Il est des mises en scène qui trahissent plus qu’elles ne rassurent. Le dernier sommet de l’Alliance des États du Sahel appartient à cette catégorie : un cérémonial martial, savamment chorégraphié, où des dirigeants en treillis se félicitent mutuellement pendant que, hors champ, les sociétés qu’ils prétendent sauver s’enlisent dans la peur, la misère et l’isolement. L’image est éloquente. Elle raconte moins une affirmation de puissance qu’un profond malaise politique.
L’Afrique de l’Ouest vit une anomalie durable : jamais la région n’avait compté autant de régimes militaires simultanément. Ce constat devrait susciter une alarme collective. Il est au contraire brandi par certains comme une preuve de renaissance souveraine. Or le paradoxe est cruel. Au nom d’une rupture proclamée avec l’Occident, ces juntes se placent sous l’influence d’un autre pôle de puissance, substituant une dépendance à une autre. Le souverainisme invoqué devient alors un slogan à géométrie variable, vidé de sa substance démocratique.

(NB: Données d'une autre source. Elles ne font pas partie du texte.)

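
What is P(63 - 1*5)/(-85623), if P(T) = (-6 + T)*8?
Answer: -416/85623 ≈ -0.0048585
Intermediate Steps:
P(T) = -48 + 8*T
P(63 - 1*5)/(-85623) = (-48 + 8*(63 - 1*5))/(-85623) = (-48 + 8*(63 - 5))*(-1/85623) = (-48 + 8*58)*(-1/85623) = (-48 + 464)*(-1/85623) = 416*(-1/85623) = -416/85623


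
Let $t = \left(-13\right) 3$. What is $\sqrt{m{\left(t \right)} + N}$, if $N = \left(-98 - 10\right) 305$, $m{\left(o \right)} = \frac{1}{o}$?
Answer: $\frac{i \sqrt{50101779}}{39} \approx 181.49 i$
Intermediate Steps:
$t = -39$
$N = -32940$ ($N = \left(-108\right) 305 = -32940$)
$\sqrt{m{\left(t \right)} + N} = \sqrt{\frac{1}{-39} - 32940} = \sqrt{- \frac{1}{39} - 32940} = \sqrt{- \frac{1284661}{39}} = \frac{i \sqrt{50101779}}{39}$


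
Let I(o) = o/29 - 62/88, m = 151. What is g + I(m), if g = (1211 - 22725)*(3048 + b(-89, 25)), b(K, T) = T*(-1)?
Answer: -82986979127/1276 ≈ -6.5037e+7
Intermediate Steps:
b(K, T) = -T
I(o) = -31/44 + o/29 (I(o) = o*(1/29) - 62*1/88 = o/29 - 31/44 = -31/44 + o/29)
g = -65036822 (g = (1211 - 22725)*(3048 - 1*25) = -21514*(3048 - 25) = -21514*3023 = -65036822)
g + I(m) = -65036822 + (-31/44 + (1/29)*151) = -65036822 + (-31/44 + 151/29) = -65036822 + 5745/1276 = -82986979127/1276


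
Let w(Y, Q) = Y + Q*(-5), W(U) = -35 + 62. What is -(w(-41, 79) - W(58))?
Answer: 463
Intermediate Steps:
W(U) = 27
w(Y, Q) = Y - 5*Q
-(w(-41, 79) - W(58)) = -((-41 - 5*79) - 1*27) = -((-41 - 395) - 27) = -(-436 - 27) = -1*(-463) = 463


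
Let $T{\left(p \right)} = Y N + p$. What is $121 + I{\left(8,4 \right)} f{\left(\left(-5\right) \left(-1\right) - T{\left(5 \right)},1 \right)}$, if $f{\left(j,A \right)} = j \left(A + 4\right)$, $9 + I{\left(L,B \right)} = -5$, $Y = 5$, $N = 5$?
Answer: $1871$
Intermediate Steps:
$T{\left(p \right)} = 25 + p$ ($T{\left(p \right)} = 5 \cdot 5 + p = 25 + p$)
$I{\left(L,B \right)} = -14$ ($I{\left(L,B \right)} = -9 - 5 = -14$)
$f{\left(j,A \right)} = j \left(4 + A\right)$
$121 + I{\left(8,4 \right)} f{\left(\left(-5\right) \left(-1\right) - T{\left(5 \right)},1 \right)} = 121 - 14 \left(\left(-5\right) \left(-1\right) - \left(25 + 5\right)\right) \left(4 + 1\right) = 121 - 14 \left(5 - 30\right) 5 = 121 - 14 \left(\left(-25\right) 5\right) = 121 - -1750 = 121 + 1750 = 1871$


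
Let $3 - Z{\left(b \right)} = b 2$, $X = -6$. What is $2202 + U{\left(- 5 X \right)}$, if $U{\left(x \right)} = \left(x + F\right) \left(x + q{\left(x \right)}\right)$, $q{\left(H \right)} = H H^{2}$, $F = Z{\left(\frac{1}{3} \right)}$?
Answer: $876172$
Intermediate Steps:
$Z{\left(b \right)} = 3 - 2 b$ ($Z{\left(b \right)} = 3 - b 2 = 3 - 2 b$)
$F = \frac{7}{3}$ ($F = 3 - \frac{2}{3} = \frac{7}{3} \approx 2.3333$)
$q{\left(H \right)} = H^{3}$
$U{\left(x \right)} = \left(\frac{7}{3} + x\right) \left(x + x^{3}\right)$ ($U{\left(x \right)} = \left(x + \frac{7}{3}\right) \left(x + x^{3}\right) = \left(\frac{7}{3} + x\right) \left(x + x^{3}\right)$)
$2202 + U{\left(- 5 X \right)} = 2202 + \frac{\left(-5\right) \left(-6\right) \left(7 + 3 \left(\left(-5\right) \left(-6\right)\right) + 3 \left(\left(-5\right) \left(-6\right)\right)^{3} + 7 \left(\left(-5\right) \left(-6\right)\right)^{2}\right)}{3} = 2202 + \frac{1}{3} \cdot 30 \left(7 + 3 \cdot 30 + 3 \cdot 30^{3} + 7 \cdot 30^{2}\right) = 2202 + \frac{1}{3} \cdot 30 \left(7 + 90 + 3 \cdot 27000 + 7 \cdot 900\right) = 2202 + \frac{1}{3} \cdot 30 \left(7 + 90 + 81000 + 6300\right) = 2202 + \frac{1}{3} \cdot 30 \cdot 87397 = 2202 + 873970 = 876172$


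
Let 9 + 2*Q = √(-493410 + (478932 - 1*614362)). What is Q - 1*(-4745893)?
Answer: 9491777/2 + I*√157210 ≈ 4.7459e+6 + 396.5*I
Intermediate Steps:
Q = -9/2 + I*√157210 (Q = -9/2 + √(-493410 + (478932 - 1*614362))/2 = -9/2 + √(-493410 + (478932 - 614362))/2 = -9/2 + √(-493410 - 135430)/2 = -9/2 + √(-628840)/2 = -9/2 + (2*I*√157210)/2 = -9/2 + I*√157210 ≈ -4.5 + 396.5*I)
Q - 1*(-4745893) = (-9/2 + I*√157210) - 1*(-4745893) = (-9/2 + I*√157210) + 4745893 = 9491777/2 + I*√157210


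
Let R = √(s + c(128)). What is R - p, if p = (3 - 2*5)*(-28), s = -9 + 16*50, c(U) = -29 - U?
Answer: -196 + √634 ≈ -170.82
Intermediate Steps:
s = 791 (s = -9 + 800 = 791)
R = √634 (R = √(791 + (-29 - 1*128)) = √(791 + (-29 - 128)) = √(791 - 157) = √634 ≈ 25.179)
p = 196 (p = (3 - 10)*(-28) = -7*(-28) = 196)
R - p = √634 - 1*196 = √634 - 196 = -196 + √634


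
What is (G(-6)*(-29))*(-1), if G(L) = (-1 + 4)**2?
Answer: 261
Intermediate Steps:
G(L) = 9 (G(L) = 3**2 = 9)
(G(-6)*(-29))*(-1) = (9*(-29))*(-1) = -261*(-1) = 261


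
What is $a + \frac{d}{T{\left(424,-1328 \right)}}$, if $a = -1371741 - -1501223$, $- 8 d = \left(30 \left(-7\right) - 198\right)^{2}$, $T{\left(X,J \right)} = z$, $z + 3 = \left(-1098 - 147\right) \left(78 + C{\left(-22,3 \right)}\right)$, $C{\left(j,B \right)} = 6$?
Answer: $\frac{4513878938}{34861} \approx 1.2948 \cdot 10^{5}$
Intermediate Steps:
$z = -104583$ ($z = -3 + \left(-1098 - 147\right) \left(78 + 6\right) = -3 - 104580 = -104583$)
$T{\left(X,J \right)} = -104583$
$d = -20808$ ($d = - \frac{\left(30 \left(-7\right) - 198\right)^{2}}{8} = - \frac{\left(-210 - 198\right)^{2}}{8} = - \frac{\left(-408\right)^{2}}{8} = \left(- \frac{1}{8}\right) 166464 = -20808$)
$a = 129482$ ($a = -1371741 + 1501223 = 129482$)
$a + \frac{d}{T{\left(424,-1328 \right)}} = 129482 - \frac{20808}{-104583} = 129482 - - \frac{6936}{34861} = 129482 + \frac{6936}{34861} = \frac{4513878938}{34861}$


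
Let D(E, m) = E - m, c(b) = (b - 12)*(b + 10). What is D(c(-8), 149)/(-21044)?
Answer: 189/21044 ≈ 0.0089812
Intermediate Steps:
c(b) = (-12 + b)*(10 + b)
D(c(-8), 149)/(-21044) = ((-120 + (-8)² - 2*(-8)) - 1*149)/(-21044) = ((-120 + 64 + 16) - 149)*(-1/21044) = (-40 - 149)*(-1/21044) = -189*(-1/21044) = 189/21044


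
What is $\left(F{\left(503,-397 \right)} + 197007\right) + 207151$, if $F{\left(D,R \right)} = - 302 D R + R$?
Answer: $60710443$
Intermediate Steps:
$F{\left(D,R \right)} = R - 302 D R$ ($F{\left(D,R \right)} = - 302 D R + R = R - 302 D R$)
$\left(F{\left(503,-397 \right)} + 197007\right) + 207151 = \left(- 397 \left(1 - 151906\right) + 197007\right) + 207151 = \left(\left(-397\right) \left(-151905\right) + 197007\right) + 207151 = \left(60306285 + 197007\right) + 207151 = 60503292 + 207151 = 60710443$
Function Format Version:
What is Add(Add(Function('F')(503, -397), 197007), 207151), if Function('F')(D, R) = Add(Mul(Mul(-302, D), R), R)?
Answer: 60710443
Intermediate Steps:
Function('F')(D, R) = Add(R, Mul(-302, D, R)) (Function('F')(D, R) = Add(Mul(-302, D, R), R) = Add(R, Mul(-302, D, R)))
Add(Add(Function('F')(503, -397), 197007), 207151) = Add(Add(Mul(-397, Add(1, Mul(-302, 503))), 197007), 207151) = Add(Add(Mul(-397, Add(1, -151906)), 197007), 207151) = Add(Add(Mul(-397, -151905), 197007), 207151) = Add(Add(60306285, 197007), 207151) = Add(60503292, 207151) = 60710443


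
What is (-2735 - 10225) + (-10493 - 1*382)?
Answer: -23835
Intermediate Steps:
(-2735 - 10225) + (-10493 - 1*382) = -12960 + (-10493 - 382) = -12960 - 10875 = -23835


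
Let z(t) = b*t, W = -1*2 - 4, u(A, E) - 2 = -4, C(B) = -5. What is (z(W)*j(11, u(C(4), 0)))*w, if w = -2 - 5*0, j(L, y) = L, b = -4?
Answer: -528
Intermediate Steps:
u(A, E) = -2 (u(A, E) = 2 - 4 = -2)
W = -6 (W = -2 - 4 = -6)
z(t) = -4*t
w = -2 (w = -2 + 0 = -2)
(z(W)*j(11, u(C(4), 0)))*w = (-4*(-6)*11)*(-2) = (24*11)*(-2) = 264*(-2) = -528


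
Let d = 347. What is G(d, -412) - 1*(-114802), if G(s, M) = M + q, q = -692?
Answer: 113698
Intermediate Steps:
G(s, M) = -692 + M (G(s, M) = M - 692 = -692 + M)
G(d, -412) - 1*(-114802) = (-692 - 412) - 1*(-114802) = -1104 + 114802 = 113698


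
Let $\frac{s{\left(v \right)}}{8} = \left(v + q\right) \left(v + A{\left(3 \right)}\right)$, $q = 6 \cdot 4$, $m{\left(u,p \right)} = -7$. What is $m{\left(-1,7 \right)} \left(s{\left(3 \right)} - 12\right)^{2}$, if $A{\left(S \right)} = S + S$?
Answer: $-26128368$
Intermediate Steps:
$A{\left(S \right)} = 2 S$
$q = 24$
$s{\left(v \right)} = 8 \left(6 + v\right) \left(24 + v\right)$ ($s{\left(v \right)} = 8 \left(v + 24\right) \left(v + 2 \cdot 3\right) = 8 \left(24 + v\right) \left(v + 6\right) = 8 \left(24 + v\right) \left(6 + v\right) = 8 \left(6 + v\right) \left(24 + v\right)$)
$m{\left(-1,7 \right)} \left(s{\left(3 \right)} - 12\right)^{2} = - 7 \left(\left(1152 + 8 \cdot 3^{2} + 240 \cdot 3\right) - 12\right)^{2} = - 7 \left(\left(1152 + 8 \cdot 9 + 720\right) - 12\right)^{2} = - 7 \left(\left(1152 + 72 + 720\right) - 12\right)^{2} = - 7 \left(1944 - 12\right)^{2} = - 7 \cdot 1932^{2} = \left(-7\right) 3732624 = -26128368$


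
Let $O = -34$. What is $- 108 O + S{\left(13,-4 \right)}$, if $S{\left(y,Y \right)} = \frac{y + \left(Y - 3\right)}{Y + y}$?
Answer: $\frac{11018}{3} \approx 3672.7$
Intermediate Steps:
$S{\left(y,Y \right)} = \frac{-3 + Y + y}{Y + y}$ ($S{\left(y,Y \right)} = \frac{y + \left(-3 + Y\right)}{Y + y} = \frac{-3 + Y + y}{Y + y}$)
$- 108 O + S{\left(13,-4 \right)} = \left(-108\right) \left(-34\right) + \frac{-3 - 4 + 13}{-4 + 13} = 3672 + \frac{1}{9} \cdot 6 = 3672 + \frac{2}{3} = \frac{11018}{3}$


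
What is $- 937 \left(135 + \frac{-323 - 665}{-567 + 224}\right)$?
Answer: $- \frac{44313541}{343} \approx -1.2919 \cdot 10^{5}$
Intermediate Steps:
$- 937 \left(135 + \frac{-323 - 665}{-567 + 224}\right) = - 937 \left(135 - \frac{988}{-343}\right) = - 937 \left(135 - - \frac{988}{343}\right) = - 937 \left(135 + \frac{988}{343}\right) = \left(-937\right) \frac{47293}{343} = - \frac{44313541}{343}$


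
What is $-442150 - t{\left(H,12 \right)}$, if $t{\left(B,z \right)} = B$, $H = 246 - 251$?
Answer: $-442145$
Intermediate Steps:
$H = -5$
$-442150 - t{\left(H,12 \right)} = -442150 - -5 = -442150 + 5 = -442145$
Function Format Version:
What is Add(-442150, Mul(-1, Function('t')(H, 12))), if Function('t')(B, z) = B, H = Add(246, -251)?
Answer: -442145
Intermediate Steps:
H = -5
Add(-442150, Mul(-1, Function('t')(H, 12))) = Add(-442150, Mul(-1, -5)) = Add(-442150, 5) = -442145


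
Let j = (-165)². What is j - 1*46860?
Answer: -19635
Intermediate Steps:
j = 27225
j - 1*46860 = 27225 - 1*46860 = 27225 - 46860 = -19635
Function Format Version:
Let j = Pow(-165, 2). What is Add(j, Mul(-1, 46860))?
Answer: -19635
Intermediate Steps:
j = 27225
Add(j, Mul(-1, 46860)) = Add(27225, Mul(-1, 46860)) = Add(27225, -46860) = -19635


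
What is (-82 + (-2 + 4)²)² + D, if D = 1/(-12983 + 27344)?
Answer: 87372325/14361 ≈ 6084.0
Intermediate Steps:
D = 1/14361 ≈ 6.9633e-5
(-82 + (-2 + 4)²)² + D = (-82 + (-2 + 4)²)² + 1/14361 = (-82 + 2²)² + 1/14361 = (-82 + 4)² + 1/14361 = (-78)² + 1/14361 = 6084 + 1/14361 = 87372325/14361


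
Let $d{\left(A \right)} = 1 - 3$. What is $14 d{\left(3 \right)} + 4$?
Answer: $-24$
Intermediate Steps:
$d{\left(A \right)} = -2$
$14 d{\left(3 \right)} + 4 = 14 \left(-2\right) + 4 = -28 + 4 = -24$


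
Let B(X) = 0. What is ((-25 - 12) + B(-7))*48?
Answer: -1776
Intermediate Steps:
((-25 - 12) + B(-7))*48 = ((-25 - 12) + 0)*48 = (-37 + 0)*48 = -37*48 = -1776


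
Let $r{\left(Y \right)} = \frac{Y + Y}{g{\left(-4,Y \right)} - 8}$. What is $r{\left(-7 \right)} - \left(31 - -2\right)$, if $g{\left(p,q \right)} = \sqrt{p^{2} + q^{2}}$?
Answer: $-145 - 14 \sqrt{65} \approx -257.87$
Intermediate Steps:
$r{\left(Y \right)} = \frac{2 Y}{-8 + \sqrt{16 + Y^{2}}}$ ($r{\left(Y \right)} = \frac{Y + Y}{\sqrt{\left(-4\right)^{2} + Y^{2}} - 8} = \frac{2 Y}{\sqrt{16 + Y^{2}} - 8} = \frac{2 Y}{-8 + \sqrt{16 + Y^{2}}}$)
$r{\left(-7 \right)} - \left(31 - -2\right) = 2 \left(-7\right) \frac{1}{-8 + \sqrt{16 + \left(-7\right)^{2}}} - \left(31 - -2\right) = 2 \left(-7\right) \frac{1}{-8 + \sqrt{16 + 49}} - \left(31 + \left(-68 + 70\right)\right) = 2 \left(-7\right) \frac{1}{-8 + \sqrt{65}} - \left(31 + 2\right) = - \frac{14}{-8 + \sqrt{65}} - 33 = -33 - \frac{14}{-8 + \sqrt{65}}$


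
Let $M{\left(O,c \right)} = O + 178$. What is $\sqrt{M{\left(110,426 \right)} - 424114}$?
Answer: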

Le sommet de l’AES ne témoigne pas d’un sursaut courageux, mais d’un aveu d’impuissance. Incapacité à dessiner une transition crédible vers l’ordre constitutionnel. Incapacité à traduire les promesses de sécurité en résultats tangibles. Incapacité, enfin, à distinguer l’autorité légitime de l’autoritarisme brut. Derrière les discours offensifs et la désignation commode d’ennemis extérieurs, les faits demeurent têtus : les attaques armées se multiplient, les économies se contractent, les libertés se rétractent.
Les régimes issus de coups de force parlent au nom du peuple tout en gouvernant sans mandat populaire. Ils promettent la dignité mais livrent surtout de la propagande. Ils dénoncent les anciennes tutelles tout en réinstallant des liens plus obscurs, moins contrôlables, plus risqués. Ce qui s’organise au sein de l’AES n’a rien d’une refondation panafricaine ; c’est la banalisation de l’exception, la tentative de faire du putsch une norme et de l’uniforme une source de légitimité.
L’histoire du continent rappelle pourtant une évidence : la force des armes ne remplace jamais durablement la force du droit. Les défis du Sahel : terrorisme, pauvreté endémique, fractures sociales, jeunesse sans horizon ne se résolvent ni par des parades militaires ni par des sommets de l’entre-soi. Ils exigent des institutions crédibles, des politiques publiques cohérentes, de la transparence et une responsabilité devant les citoyens.
Soutenir l’AES par réflexe anti-impérial relève d’une facilité intellectuelle dangereuse. Critiquer les déséquilibres de l’ordre international est légitime ; justifier la confiscation du pouvoir par des militaires ne l’est pas. L’Afrique ne se libérera pas en troquant des présidents élus contre des capitaines autoproclamés.
Ce sommet restera sans doute comme le symbole d’un moment de confusion où l’échec s’est déguisé en résistance et l’improvisation en révolution. Il est temps de le dire sans détour : l’avenir de l’Afrique de l’Ouest ne se bâtira ni dans les casernes ni dans les cérémonies martiales, mais dans le retour assumé à la primauté du civil, à la légitimité démocratique et à une gouvernance au service des peuples.